В эту эпоху получили распространение слова «шамать», «шпана», «буза», «шкет», «засыпаться», «подначивать», «заначить», «липовый» и мн. другие». Добавим кстати, что большинство этих слов не ново, как, напр., «шпана», фигурировавшая еще в «Толковом словаре» В. Даля (т. IV, стр. 1465) ‹только в 3-е и 4-е изд. под ред. Бодуэна де Куртенэ›:
«Шпана ж. так в Сибири называют бродяг, а также проходящих по дороге // Острож. коренное тюремное население».
Подтверждение тому, что арго не только после Революции было вхоже в язык русского общества, находим в статье В. Стратена «Арго и арготизмы»:
«…Отдельные элементы его (арго – Ф.) еще раньше попадали в рабочую и интеллигентскую среду, попадали разными путями – через люмпен-пролетариат и другие промежуточные слои. Немногие, вероятно, догадываются, что такие выражения, как загнать (продать), заговаривать зубы, задать лататы (бежать), держать фасон, дрейфить (дрефить), арапа заправлять, для близиру, завести волынку, очки втирать имеют общее с воровским жаргоном.
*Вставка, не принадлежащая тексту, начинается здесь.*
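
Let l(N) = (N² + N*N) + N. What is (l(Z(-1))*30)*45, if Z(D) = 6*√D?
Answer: -97200 + 8100*I ≈ -97200.0 + 8100.0*I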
Эти слова и многие другие, перестав быть тайными, еще в прежнее время отпали от воровского арго» (стр. 112).
На той же странице В. Стратен, приводящий примеры наиболее распространенных арготизмов, отмечает:
«…Любопытно также и то, что в рабочей среде такие слова меньше распространены, чем в комсомольской…»
В. Жирмунский переоценивает тот факт, что «организованный отпор, который встретило это явление в советской общественности, положил предел дальнейшему распространению арготизмов и лишь немногие из названных слов более или менее удержались в обиходном языке».
Вопреки этому утверждению мы видим, что отдельные арготизмы встречаются и у ведущих советских литераторов, непосредственно в языке самих авторов, а не выведенных ими персонажей:
Клава. Она уезжает. Нужно смотаться домой. (Катаев, Время вперед, 58).
Начал читать, и вот шамануть забыл, зачитался. (Шолохов, Поднятая целина, 126).
Что делать? Куда броситься? Подчиниться, протестовать, бузить? Аплодировать, смеяться или крыть? (Макаренко, Педагогическая поэма, 130).
Библия наизнанку
Про меньшевистскую шпанку.
(Бедный, Земля обетованная).
Закадычный друг Черемушкина, Федя Мычко… отличался от своего корешка лишь более светлыми волосами… (Вершигора. Люди с чистой совестью, 1,3).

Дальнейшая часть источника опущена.